Amazon Managed Streaming for Apache Kafka (MSK) is a fully managed service that allows developers to build highly available and scalable applications on Kafka. In addition to enabling developers to migrate their existing Kafka applications to AWS, Amazon MSK handles the provisioning and maintenance of Kafka and ZooKeeper nodes and automatically replicates data across multiple availability zones for high availability. Datadog’s new integration with Amazon MSK provides deep visibility into your managed Kafka streams so that you can monitor their health and performance in real time.
Once you’ve enabled the integration, Amazon MSK data will flow into an out-of-the-box dashboard providing you with an overview of key metrics like a count of offline partitions and the disk usage of your brokers.
Kafka persists message data to disk. If a broker runs out of space to store messages, it will fail. To ensure the reliability of your MSK clusters, AWS recommends setting up an alert that will notify you when disk usage of data logs (
aws.kafka.kafka_data_logs_disk_used) hits or surpasses 85 percent.
To stay ahead of the curve, you can also use machine learning–powered forecasts to predict when disk usage will exceed a threshold and alert you in advance. If an alert triggers, AWS suggests scaling up your broker storage, deleting any unused topics, and/or adjusting the message retention period or log size.
For high availability, Kafka stores data across multiple brokers as partitions. Each Kafka broker typically serves as the leader for some partitions of data and the follower for others. If a broker fails unexpectedly, any partitions that it is the leader for will go offline. While a partition is offline, it cannot perform any read or write operations. A healthy cluster will not have any offline partitions.
To see at a glance whether your offline partition count is greater than 0, you can track the
aws.kafka.offline_partitions_count metric in a query value widget. You can use conditional formatting to change the widget background or text colors based on the latest value of the metric. For example, as shown in the screenshot below, if any partitions go offline, the background of the query value widget will turn red. You can also set up an alert to notify you when a partition goes offline so that you can respond quickly to issues as they arise.
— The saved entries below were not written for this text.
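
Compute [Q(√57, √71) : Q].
[Q(√57, √71) : Q] = 4

[Q(√57):Q] = 2 (min poly x^2 - 57, irreducible since 57 is squarefree > 1). For the top step, suppose √71 ∈ Q(√57), say √71 = c + d√57 with c, d ∈ Q. Squaring: 71 = c^2 + 57d^2 + 2cd√57. Since √57 ∉ Q this forces 2cd = 0. If d = 0 then √71 = c ∈ Q, contradicting 71 squarefree > 1. If c = 0 then 71 = 57d^2, so 57·71 = (57d)^2 is a perfect square in Q — but 57·71 = 4047 is not a perfect square (since 57 and 71 are distinct squarefree integers). Contradiction. Hence √71 ∉ Q(√57), so x^2 - 71 stays irreducible over Q(√57) and [Q(√57, √71) : Q(√57)] = 2. By the tower law, [Q(√57, √71) : Q] = 2 · 2 = 4.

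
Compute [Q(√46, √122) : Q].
[Q(√46, √122) : Q] = 4

[Q(√46):Q] = 2 (min poly x^2 - 46, irreducible since 46 is squarefree > 1). For the top step, suppose √122 ∈ Q(√46), say √122 = c + d√46 with c, d ∈ Q. Squaring: 122 = c^2 + 46d^2 + 2cd√46. Since √46 ∉ Q this forces 2cd = 0. If d = 0 then √122 = c ∈ Q, contradicting 122 squarefree > 1. If c = 0 then 122 = 46d^2, so 46·122 = (46d)^2 is a perfect square in Q — but 46·122 = 5612 is not a perfect square (since 46 and 122 are distinct squarefree integers). Contradiction. Hence √122 ∉ Q(√46), so x^2 - 122 stays irreducible over Q(√46) and [Q(√46, √122) : Q(√46)] = 2. By the tower law, [Q(√46, √122) : Q] = 2 · 2 = 4.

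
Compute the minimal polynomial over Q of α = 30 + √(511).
m_α(x) = x^2 - 60x + 389

From α - 30 = √(511), squaring gives (α - 30)^2 = 511, i.e. α^2 - 60α + 900 = 511, so α^2 - 60α + 389 = 0. The discriminant of x^2 - 60x + 389 is (-60)^2 - 4·(389) = 3600 - 1556 = 2044, and 4·(511) is not a perfect square in Q since 511 is squarefree and ≠ 1. Hence x^2 - 60x + 389 is irreducible over Q and is the minimal polynomial of α.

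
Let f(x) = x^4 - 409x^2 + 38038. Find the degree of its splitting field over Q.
[K : Q] = 4

Solving the quadratic in x^2: x^2 = (409 ± √(409^2 - 4·38038))/2 = (409 ± √15129)/2 = (409 ± 123)/2, giving x^2 = 266 or x^2 = 143. So f(x) = (x^2 - 266)(x^2 - 143) and the roots of f are ±√266, ±√143. Hence the splitting field is K = Q(√266, √143). Since 266 and 143 are distinct squarefree integers > 1, their product 38038 is not a perfect square, so √143 ∉ Q(√266). By the tower law [K:Q] = [Q(√266,√143):Q(√266)] · [Q(√266):Q] = 2 · 2 = 4.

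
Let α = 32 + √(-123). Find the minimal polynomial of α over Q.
m_α(x) = x^2 - 64x + 1147

From α - 32 = √(-123), squaring gives (α - 32)^2 = -123, i.e. α^2 - 64α + 1024 = -123, so α^2 - 64α + 1147 = 0. The discriminant of x^2 - 64x + 1147 is (-64)^2 - 4·(1147) = 4096 - 4588 = -492, and 4·(-123) is not a perfect square in Q since -123 is squarefree and ≠ 1. Hence x^2 - 64x + 1147 is irreducible over Q and is the minimal polynomial of α.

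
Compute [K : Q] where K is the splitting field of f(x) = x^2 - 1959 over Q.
[K : Q] = 2

f(x) = x^2 - 1959 factors as (x - √1959)(x + √1959). The splitting field is K = Q(√1959). Since 1959 is squarefree and > 1, it is not a perfect square, so x^2 - 1959 is irreducible over Q and [Q(√1959) : Q] = 2. Hence [K : Q] = 2.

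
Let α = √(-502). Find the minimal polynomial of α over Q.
m_α(x) = x^2 + 502

α satisfies α^2 + 502 = 0, so x^2 + 502 annihilates α. Since d = -502 is squarefree and ≠ 1, it is not a perfect square in Q, so x^2 + 502 has no rational root and is therefore irreducible over Q (a degree-2 polynomial over a field is irreducible iff it has no root). Hence m_α(x) = x^2 + 502.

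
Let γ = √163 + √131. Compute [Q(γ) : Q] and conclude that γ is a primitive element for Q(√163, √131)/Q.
[Q(γ) : Q] = 4 (equivalently, Q(γ) = Q(√163, √131))

Obviously Q(γ) ⊆ Q(√163, √131), and [Q(√163, √131):Q] = 4 (since 163, 131 are distinct squarefree integers > 1 with 21353 not a perfect square). To show equality we compute the minimal polynomial of γ. From γ = √163 + √131: γ^2 = 163 + 2√(21353) + 131 = 294 + 2√(21353), so γ^2 - 294 = 2√(21353); squaring, (γ^2 - 294)^2 = 4·21353, i.e. γ^4 - 588γ^2 + 86436 - 85412 = 0, i.e. γ^4 - 588γ^2 + 1024 = 0. So γ is a root of x^4 - 588x^2 + 1024. This polynomial is irreducible over Q: it has no rational root (each ±√163 ± √131 is irrational), and any factorization into two quadratics over Q would force √(21353) ∈ Q (pairing opposite roots) or √163, √131 ∈ Q (other pairings), all impossible. Hence [Q(γ):Q] = 4 = [Q(√163, √131):Q], so Q(γ) = Q(√163, √131).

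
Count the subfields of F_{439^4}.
F_{439^4} has 3 subfields

The subfields of F_{p^n} are exactly the fields F_{p^d} for d | n (each is the fixed field of the unique index-d subgroup of Gal(F_{p^n}/F_p) ≅ Z/nZ). The divisors of n = 4 are {1, 2, 4}, giving 3 subfields: F_{439^1}, F_{439^2}, F_{439^4}.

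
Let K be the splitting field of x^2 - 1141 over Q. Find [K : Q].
[K : Q] = 2

f(x) = x^2 - 1141 factors as (x - √1141)(x + √1141). The splitting field is K = Q(√1141). Since 1141 is squarefree and > 1, it is not a perfect square, so x^2 - 1141 is irreducible over Q and [Q(√1141) : Q] = 2. Hence [K : Q] = 2.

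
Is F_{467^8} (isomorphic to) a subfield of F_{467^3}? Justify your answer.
No: F_{467^8} is not a subfield of F_{467^3}

F_{p^m} embeds in F_{p^n} iff m | n. Here 8 ∤ 3 (since 3 = 0·8 + 3 with remainder 3 ≠ 0), so F_{467^8} is not a subfield of F_{467^3}. Equivalently: if it were, the tower law would give 8 = [F_{467^8}:F_467] dividing [F_{467^3}:F_467] = 3, contradiction.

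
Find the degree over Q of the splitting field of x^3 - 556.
[K : Q] = 6

The roots of x^3 - 556 are ∛556, ω∛556, ω^2∛556 where ω = e^(2πi/3) is a primitive cube root of unity, so K = Q(∛556, ω). Now [Q(∛556):Q] = 3 (since 556 is not a perfect cube, x^3 - 556 is irreducible) and [Q(ω):Q] = 2. Both 2 and 3 divide [K:Q], and [K:Q] ≤ 3·2 = 6, so [K:Q] = 6. (Equivalently: Q(∛556) ⊂ R but ω ∉ R, so [K : Q(∛556)] = 2.)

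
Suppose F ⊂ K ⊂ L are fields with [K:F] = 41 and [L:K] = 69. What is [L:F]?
[L:F] = 2829

The tower law says that for any tower of field extensions F ⊂ K ⊂ L with finite degrees, [L:F] = [L:K] · [K:F]. Here this gives [L:F] = 69 · 41 = 2829.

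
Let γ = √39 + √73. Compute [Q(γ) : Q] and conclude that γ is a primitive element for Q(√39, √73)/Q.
[Q(γ) : Q] = 4 (equivalently, Q(γ) = Q(√39, √73))

Obviously Q(γ) ⊆ Q(√39, √73), and [Q(√39, √73):Q] = 4 (since 39, 73 are distinct squarefree integers > 1 with 2847 not a perfect square). To show equality we compute the minimal polynomial of γ. From γ = √39 + √73: γ^2 = 39 + 2√(2847) + 73 = 112 + 2√(2847), so γ^2 - 112 = 2√(2847); squaring, (γ^2 - 112)^2 = 4·2847, i.e. γ^4 - 224γ^2 + 12544 - 11388 = 0, i.e. γ^4 - 224γ^2 + 1156 = 0. So γ is a root of x^4 - 224x^2 + 1156. This polynomial is irreducible over Q: it has no rational root (each ±√39 ± √73 is irrational), and any factorization into two quadratics over Q would force √(2847) ∈ Q (pairing opposite roots) or √39, √73 ∈ Q (other pairings), all impossible. Hence [Q(γ):Q] = 4 = [Q(√39, √73):Q], so Q(γ) = Q(√39, √73).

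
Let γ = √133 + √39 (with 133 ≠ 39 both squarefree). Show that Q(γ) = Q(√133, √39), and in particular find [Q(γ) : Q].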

Amazon MSK also manages ZooKeeper, a distributed service used for orchestrating Kafka. Kafka relies on ZooKeeper for leader and controller election, maintaining access control lists, and topic configuration. Monitoring ZooKeeper alongside Amazon MSK will provide a comprehensive view of your managed cluster.
Our Amazon MSK integration surfaces ZooKeeper request latency metrics—including the 50th, 75th, and 95th percentile values—to track ZooKeeper’s performance. This metric measures how long it takes for ZooKeeper to respond to client requests. Any sudden and unexpected spikes may indicate or lead to timeout errors and degraded Kafka performance. If you encounter poor ZooKeeper performance, make sure you’ve checked for common misconfigurations such as incorrect Java maximum heap size or a misplaced transaction log.
If you rely on Amazon MSK to manage Kafka, our new integration will help you track hundreds of health and performance metrics to ensure your clusters continue to stream without interruption. This integration unifies metrics from our Agent-based check running on your MSK nodes and our AWS crawler, which collects data from CloudWatch. You can also collect Amazon MSK logs to get more context around your metrics.